The Supreme Court recently struck down Section 3 of the Defense of Marriage Act (DOMA), making it clear that same-sex married couples who reside in a state where same-sex marriages are legal, and in the state in which they were married, can be treated as married for federal tax purposes.
This ruling was the result of a situation faced by a same-sex married couple who originally registered as domestic partners in 1993 and then married in Canada in 2007. One of the partners passed away in 2009, leaving her estate to her spouse. For married couples there is an unlimited estate tax deduction, and, therefore, no estate tax on the passing of the first spouse. However, because of DOMA, the federal government did not recognize the couple as married and denied the unlimited marital deduction. As a result, the estate ended up paying $363,053 in federal estate taxes. The survivor sued and prevailed in Federal District Court and in the Second Circuit Court of Appeals. The government appealed the decision to the Supreme Court, which found in the taxpayer’s favor, so the federal government must refund the estate tax. (Windsor, (Sup Ct 6/2013))

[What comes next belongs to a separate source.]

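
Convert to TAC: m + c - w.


Break into single-operator statements:
t1 = m + c
t2 = t1 - w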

But how does this case impact the tax filings of other same-sex couples that were married in states that permit such unions?
It seems pretty clear that same-sex married couples who reside in a state where same-sex marriages are legal, and in the state in which they were married, can file a joint return for federal purposes. (Prior to this ruling, these couples had to file their federal returns as if they were not married, generally with each spouse using the “single” filing status.)
What is unclear is the Supreme Court’s wording in the ruling: “those persons joined in same-sex marriages made lawful by the state.” This leaves the waters muddy for same-sex married couples who were wed in one state and then relocated to another, particularly a state that does not currently recognize same-sex marriages. Those couples will have to wait for further clarification. Also still up in the air is whether registered domestic partners who are not married will fall under the Supreme Court’s ruling.
Whether same-sex married couples can or must file amended returns for prior years is also unknown at this time. The Supreme Court ruling was retroactive in the Windsor case, so one would assume prior returns can be amended, but we must wait to see if they must be amended, which is very doubtful.
Also at issue are a host of other governmental and legal rights afforded to married couples.
The IRS is expected to provide guidance on the tax-related issues in the near future. This office will continue to monitor these issues and provide updates as further information becomes available.